The dialogue is intricate. Early on, Mead spoke about how terrible it is only to give attention to something when things get violent. They both agreed that things had to be acted upon to prevent said violence in the first place. Later, Baldwin mentioned apathy, that people just didn't care enough. Mead argued that it was frustration, that people cared but didn't know what to do. When Baldwin brought up the four little girls and expressed his guilt over not being able to prevent their deaths, Mead told him that he wasn't responsible. I thought that was the apathy Baldwin meant. People can feel that a situation is so hopeless that they dissociate themselves from any responsibility regarding the matter. He felt that the country as a whole could have cooperated and done something to sway its hostile climate, something that would have precluded such a bombing. When he says that the past is now, he's saying that as we live and breathe we are shaping history. What we do now becomes history; therefore, as a whole we are all responsible for the current shape of things.
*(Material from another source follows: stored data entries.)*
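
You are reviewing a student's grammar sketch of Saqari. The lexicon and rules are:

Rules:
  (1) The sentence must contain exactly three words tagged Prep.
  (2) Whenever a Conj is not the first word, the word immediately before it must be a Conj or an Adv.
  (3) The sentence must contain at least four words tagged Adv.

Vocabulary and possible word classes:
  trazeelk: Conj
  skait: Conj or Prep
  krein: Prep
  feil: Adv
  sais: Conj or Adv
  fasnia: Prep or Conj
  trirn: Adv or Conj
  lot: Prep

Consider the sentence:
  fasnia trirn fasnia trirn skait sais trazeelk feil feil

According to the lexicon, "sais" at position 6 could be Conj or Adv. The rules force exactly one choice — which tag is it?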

No one from the past can bear responsibility, because they aren't present to influence things. We are alive; the world can be as we wish it if we take responsibility and action to make it so.

Christopher Harley

@g75hdöäk , I'm just reading it again, and I'm shocked that I wrote it. My surprise makes me realize that if I were not myself, I would think it well-written. I don't think I could have read it more objectively. Thank you and the other commenter for bringing my attention back to this and thanks for appreciating it.

g75hdöäk

Christopher Harley This gave me chills, the way you explained the apathy. So true.

Maurice

I could listen to Jimmy for hours. A great,great man.